Misskey + Herokuで個人用SNSを建てる

久々に分散型SNSを調べていたら, Misskeyなるプラットフォームを見付けた. Twitterとは別に個人用に使う目的でHerokuに建ててみた.

手順

既にHerokuで動かした人がいるが, 1年前頃の記事で現在はデータベースに mongodbではなくpostgresqlが使われている. どちらかというと同じ人のDolphinを動かしている記事が参考になる.

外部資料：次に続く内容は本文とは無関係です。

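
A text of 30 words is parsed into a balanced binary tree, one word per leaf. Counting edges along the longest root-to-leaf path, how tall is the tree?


In a balanced binary tree with n leaves the deepest leaf is ceil(log2(n)) edges below the root.
log2(30) = 4.9069
ceil(4.9069) = 5
height (edges) = 5

5


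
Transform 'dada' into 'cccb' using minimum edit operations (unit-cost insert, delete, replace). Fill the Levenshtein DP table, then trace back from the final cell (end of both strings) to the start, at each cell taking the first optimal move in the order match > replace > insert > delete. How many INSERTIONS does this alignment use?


Edit distance = 4. Backtracking from cell (4, 4) with preference match > replace > insert > delete,
then listing the resulting alignment 'dada' -> 'cccb' left to right:
  Step 1: replace d->c
  Step 2: replace a->c
  Step 3: replace d->c
  Step 4: replace a->b
Total insertions: 0

0


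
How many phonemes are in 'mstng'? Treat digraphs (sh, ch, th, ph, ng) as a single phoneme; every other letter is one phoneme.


Parsing 'mstng' greedily, digraphs first:
  'm' -> consonant phoneme (phonemes so far: 1)
  's' -> consonant phoneme (phonemes so far: 2)
  't' -> consonant phoneme (phonemes so far: 3)
  'ng' -> digraph (1 consonant phoneme) (phonemes so far: 4)
Total phonemes: 4

4


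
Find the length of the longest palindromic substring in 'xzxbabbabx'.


Scanning 'xzxbabbabx' for palindromic substrings.
Substring at positions 2-9: 'xbabbabx'.
Check: reverse('xbabbabx') = 'xbabbabx' -> palindrome confirmed.
Neighbouring characters ('z' / '-') break symmetry, so it cannot extend further.
No longer palindromic substring exists; longest length = 8

8


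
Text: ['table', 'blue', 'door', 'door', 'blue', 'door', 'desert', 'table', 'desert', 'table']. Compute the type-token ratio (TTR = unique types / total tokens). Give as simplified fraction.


Tokens: 10
Unique types: ('blue', 'desert', 'door', 'table') = 4
TTR = 4/10
Simplify: divide both by 2 -> 2/5
TTR = 2/5

2/5


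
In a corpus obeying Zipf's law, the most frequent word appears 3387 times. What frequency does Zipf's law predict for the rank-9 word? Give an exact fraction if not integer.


Zipf's law: freq(rank) = f1 / rank
f1 = 3387, rank = 9
freq = 3387 / 9
GCD(3387, 9) = 3
Simplified: 1129/3

1129/3


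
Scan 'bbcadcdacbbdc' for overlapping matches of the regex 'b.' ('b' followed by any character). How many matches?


Pattern: b. means 'b' followed by any character.
Scanning 'bbcadcdacbbdc' position-by-position:
  Pos 0: window 'bb' -> MATCH
  Pos 1: window 'bc' -> MATCH
  Pos 2: window 'ca' -> no
  Pos 3: window 'ad' -> no
  Pos 4: window 'dc' -> no
  Pos 5: window 'cd' -> no
  Pos 6: window 'da' -> no
  Pos 7: window 'ac' -> no
  Pos 8: window 'cb' -> no
  Pos 9: window 'bb' -> MATCH
  Pos 10: window 'bd' -> MATCH
  Pos 11: window 'dc' -> no
  Pos 12: window 'c' -> no
Total matches: 4

4


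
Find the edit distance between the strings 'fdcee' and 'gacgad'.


Building DP table for s1='fdcee' (len 5) and s2='gacgad' (len 6):
       g  a  c  g  a  d
    0  1  2  3  4  5  6
  f 1  1  2  3  4  5  6
  d 2  2  2  3  4  5  5
  c 3  3  3  2  3  4  5
  e 4  4  4  3  3  4  5
  e 5  5  5  4  4  4  5
Edit distance = dp[5][6] = 5

5


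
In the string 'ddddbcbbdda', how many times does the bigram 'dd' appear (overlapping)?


Scanning 'ddddbcbbdda' for bigram 'dd':
  Position 0: 'dd' -> MATCH
  Position 1: 'dd' -> MATCH
  Position 2: 'dd' -> MATCH
  Position 3: 'db' -> no
  Position 4: 'bc' -> no
  Position 5: 'cb' -> no
  Position 6: 'bb' -> no
  Position 7: 'bd' -> no
  Position 8: 'dd' -> MATCH
  Position 9: 'da' -> no
Total matches: 4

4


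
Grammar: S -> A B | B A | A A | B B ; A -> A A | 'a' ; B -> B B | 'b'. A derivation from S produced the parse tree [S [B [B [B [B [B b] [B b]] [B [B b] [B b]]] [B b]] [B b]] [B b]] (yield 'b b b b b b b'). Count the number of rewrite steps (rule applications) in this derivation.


Every bracketed nonterminal node [X ...] in the tree is produced by exactly one rule application.
Reading the tree off as a leftmost derivation:
  Step 1: S  =>  B B   (applied S -> B B)
  Step 2: B B  =>  B B B   (applied B -> B B)
  Step 3: B B B  =>  B B B B   (applied B -> B B)
  Step 4: B B B B  =>  B B B B B   (applied B -> B B)
  Step 5: B B B B B  =>  B B B B B B   (applied B -> B B)
  Step 6: B B B B B B  =>  b B B B B B   (applied B -> b)
  Step 7: b B B B B B  =>  b b B B B B   (applied B -> b)
  Step 8: b b B B B B  =>  b b B B B B B   (applied B -> B B)
  Step 9: b b B B B B B  =>  b b b B B B B   (applied B -> b)
  Step 10: b b b B B B B  =>  b b b b B B B   (applied B -> b)
  Step 11: b b b b B B B  =>  b b b b b B B   (applied B -> b)
  Step 12: b b b b b B B  =>  b b b b b b B   (applied B -> b)
  Step 13: b b b b b b B  =>  b b b b b b b   (applied B -> b)
Final yield: b b b b b b b
Total rewrite steps: 13

13


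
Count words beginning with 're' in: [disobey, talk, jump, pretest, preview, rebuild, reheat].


Checking each word for prefix 're':
  'disobey' -> no (count: 0)
  'talk' -> no (count: 0)
  'jump' -> no (count: 0)
  'pretest' -> no (count: 0)
  'preview' -> no (count: 0)
  'rebuild' -> YES, starts with 're' (count: 1)
  'reheat' -> YES, starts with 're' (count: 2)
Total with prefix 're': 2

2


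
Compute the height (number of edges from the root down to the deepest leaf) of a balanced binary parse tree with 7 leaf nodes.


In a balanced binary tree with n leaves the deepest leaf is ceil(log2(n)) edges below the root.
log2(7) = 2.8074
ceil(2.8074) = 3
height (edges) = 3

3


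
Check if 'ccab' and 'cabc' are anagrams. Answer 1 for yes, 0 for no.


Sort characters of 'ccab': 'abcc'
Sort characters of 'cabc': 'abcc'
Sorted forms match -> they ARE anagrams
Result: 1

1


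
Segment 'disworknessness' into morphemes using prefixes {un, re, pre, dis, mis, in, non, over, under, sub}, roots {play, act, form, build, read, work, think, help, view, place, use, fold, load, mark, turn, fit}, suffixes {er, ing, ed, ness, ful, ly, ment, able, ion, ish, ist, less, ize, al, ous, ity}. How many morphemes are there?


Segmenting 'disworknessness' against the inventory:
  'dis' -> prefix (morpheme 1)
  'work' -> root (morpheme 2)
  'ness' -> suffix (morpheme 3)
  'ness' -> suffix (morpheme 4)
Total morphemes: 4

4


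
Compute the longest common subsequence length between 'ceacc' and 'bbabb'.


DP table for LCS of 'ceacc' and 'bbabb':
       b  b  a  b  b
    0  0  0  0  0  0
  c 0  0  0  0  0  0
  e 0  0  0  0  0  0
  a 0  0  0  1  1  1
  c 0  0  0  1  1  1
  c 0  0  0  1  1  1
LCS: 'a'
LCS length = 1

1


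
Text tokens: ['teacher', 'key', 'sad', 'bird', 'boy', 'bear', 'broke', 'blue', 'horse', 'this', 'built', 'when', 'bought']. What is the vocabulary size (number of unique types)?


Listing all tokens and tracking unique types:
  Token 1: 'teacher' -> NEW (unique so far: 1)
  Token 2: 'key' -> NEW (unique so far: 2)
  Token 3: 'sad' -> NEW (unique so far: 3)
  Token 4: 'bird' -> NEW (unique so far: 4)
  Token 5: 'boy' -> NEW (unique so far: 5)
  Token 6: 'bear' -> NEW (unique so far: 6)
  Token 7: 'broke' -> NEW (unique so far: 7)
  Token 8: 'blue' -> NEW (unique so far: 8)
  Token 9: 'horse' -> NEW (unique so far: 9)
  Token 10: 'this' -> NEW (unique so far: 10)
  Token 11: 'built' -> NEW (unique so far: 11)
  Token 12: 'when' -> NEW (unique so far: 12)
  Token 13: 'bought' -> NEW (unique so far: 13)
Unique types: ('bear', 'bird', 'blue', 'bought', 'boy', 'broke', 'built', 'horse', 'key', 'sad', 'teacher', 'this', 'when')
Vocabulary size: 13

13


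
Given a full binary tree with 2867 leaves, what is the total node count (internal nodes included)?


Leaf nodes (terminals): 2867
Internal nodes = n - 1 = 2867 - 1 = 2866
Total = leaves + internal = 2867 + 2866 = 5733

5733


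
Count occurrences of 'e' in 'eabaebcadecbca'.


Scanning 'eabaebcadecbca' for 'e':
  Position 0: 'e' -> MATCH (count: 1)
  Position 4: 'e' -> MATCH (count: 2)
  Position 9: 'e' -> MATCH (count: 3)
Total occurrences of 'e': 3

3


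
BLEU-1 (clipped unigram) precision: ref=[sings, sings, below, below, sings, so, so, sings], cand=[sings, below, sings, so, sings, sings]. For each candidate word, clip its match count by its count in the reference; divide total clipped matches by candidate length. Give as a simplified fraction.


Reference word counts: {'below': 2, 'sings': 4, 'so': 2}
Checking each candidate word (with clipping):
  'sings' -> in reference (ref count 4, used 1/4) -> match (matches: 1)
  'below' -> in reference (ref count 2, used 1/2) -> match (matches: 2)
  'sings' -> in reference (ref count 4, used 2/4) -> match (matches: 3)
  'so' -> in reference (ref count 2, used 1/2) -> match (matches: 4)
  'sings' -> in reference (ref count 4, used 3/4) -> match (matches: 5)
  'sings' -> in reference (ref count 4, used 4/4) -> match (matches: 6)
Clipped matches: 6, Candidate length: 6
Precision = 6/6 = 1

1


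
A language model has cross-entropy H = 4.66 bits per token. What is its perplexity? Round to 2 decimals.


Perplexity formula: PP = 2^H
H = 4.66
PP = 2^4.66
Decompose: 2^4.66 = 2^4 * 2^0.66
2^4 = 16, 2^0.66 ~ 1.5800826
PP ~ 16 * 1.5800826 = 25.2813216
Rounded to 2 decimals: 25.28

25.28


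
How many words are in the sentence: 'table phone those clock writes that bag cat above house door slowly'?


Counting words by splitting on spaces:
  Word 1: 'table'
  Word 2: 'phone'
  Word 3: 'those'
  Word 4: 'clock'
  Word 5: 'writes'
  Word 6: 'that'
  Word 7: 'bag'
  Word 8: 'cat'
  Word 9: 'above'
  Word 10: 'house'
  Word 11: 'door'
  Word 12: 'slowly'
Total words: 12

12


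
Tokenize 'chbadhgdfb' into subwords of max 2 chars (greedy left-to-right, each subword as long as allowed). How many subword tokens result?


'chbadhgdfb' has 10 characters.
Chunking with max size 2:
  Chunk 1: 'ch' (positions 0-1)
  Chunk 2: 'ba' (positions 2-3)
  Chunk 3: 'dh' (positions 4-5)
  Chunk 4: 'gd' (positions 6-7)
  Chunk 5: 'fb' (positions 8-9)
Total chunks: ceil(10 / 2) = 5

5


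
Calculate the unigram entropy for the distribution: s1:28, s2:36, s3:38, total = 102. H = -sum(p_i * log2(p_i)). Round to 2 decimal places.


Computing entropy H = -sum(p_i * log2(p_i)):
  s1: p = 28/102 = 0.2745, -p*log2(p) = 0.5120
  s2: p = 36/102 = 0.3529, -p*log2(p) = 0.5303
  s3: p = 38/102 = 0.3725, -p*log2(p) = 0.5307
H = sum of terms = 1.5730
Rounded to 2 decimals: 1.57

1.57


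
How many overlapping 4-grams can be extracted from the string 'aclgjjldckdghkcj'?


String 'aclgjjldckdghkcj' has length L = 16.
Number of overlapping n-grams = L - n + 1
Substituting: 16 - 4 + 1 = 13

13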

直接Herokuにデプロイしてもいいが, ここではGitHubでリポジトリからデプロイするようにする.

準備

まずGitHubで syuilo/misskey をForkする.

そしてgit clone. developブランチでは動かなかったので masterのみを引っ張ってくる.

git clone -b master git@github.com:(yourname)/misskey.git
cd misskey

次にHerokuにアプリケーションを作成.

heroku create (appname)
# アドオンの追加
heroku addons:create heroku-postgresql:hobby-dev --version=10 -a (appname)
heroku addons:create heroku-redis:hobby-dev -a (appname)

Herokuのダッシュボードに行き, Deploy タブから Deployment methodGitHub を選択, 下の App connected to GitHub でリポジトリを検索して, Automatic deploysmaster ブランチを選択する. 下の Enable Automatic Deploys を押せば, GitHubに git push するだけでHerokuに反映される.

環境設定

MisskeyではデータベースなどのURLを .config/default.ymlに書く必要があるが, セキュリティのためにdefault.ymlの内容を全て環境変数として登録してしまう.

まず,

heroku config -a (appname)

# postgres://(db_user):(db_pass)@(db_name):(db_port)/(db_pass)
# redis://h:(radis_pass)@(radis_host):(radis_port)

こうすることでURL等が取得できる. これを基に,

url: https://(appname).herokuapp.com/
db:
  host: (db_host)
  port: (db_port)
  db: (db_name)
  user: (db_user)
  pass: (db_pass)
  disableCache: true
redis:
  host: (redis_host)
  port: (redis_port)
  pass: (redis_pass)
id: 'aid'
disableHsts: true
clusterLimit: 1

default.ymlの平文を作成する. 他の設定は.config/example.ymlを参考にする.

これを Unicode エスケープシーケンス変換ツール等でエスケープに変換, HerokuのダッシュボードのSettingsに行き, Config VarsDEFAULT_YMLという名前で登録する.

あとは, package.jsonで以下のように node, npm, yarnのバージョンを設定する.

{
  "engines": {
    "node": "13.9.0",
    "npm": "6.14.4",
    "yarn": "1.22.4"
  },
}

Procfileに以下のようなwebdynoを登録する.

web: echo -e $DEFAULT_YML > .config/default.yml && NODE_ENV=production npm run init && npm start

環境変数から.config/default.ymlを作成し, Misskeyを起動させている.

あとはこれをmasterブランチにgit pushすれば https://(appname).herokuapp.com/にMisskeyが起動する.

git add .
git commit -m "first commit"
git push

24時間稼動させ続ける工夫

Herokuの無料dynoをスリープさせないで24時間稼働させる4つの方法 - Casual Developers Note

この記事にある通り, 課金が怖い場合はUptimeRobotGETを叩きまくればよい.

作ったもの

はじめ, Misskeyで一人用インスタンスを建てて動かしていたが, 1日も経たずにHeroku PostgreSQLの無料枠を使い切った. 日曜昼に建てて, 月曜7時の時点で8000/10000行. 長期的な運用は非現実的である.

そこで, 軽量版のDolphinを使っている. @ha2@social.nombi.info(停止済)

Misskeyの派生であるため, 上と同じ方法で建てられる. ただし, .config/default.ymlに以下を追加する必要がある. Misskeyでインスタンス設定画面から行っていたものと同じである.

name: '(your dolphin name)'
maintainerName: '(yourname)'
drive:
  storage: 'fs'

いつまでもつか試験も兼ねて, しばらくは運用したいと思う.

自分でインスタンスを建てると, 負荷も容量も自分次第, 使い方も自分次第. 技術趣味の名刺として 個人用インスタンスが流行らないだろうか.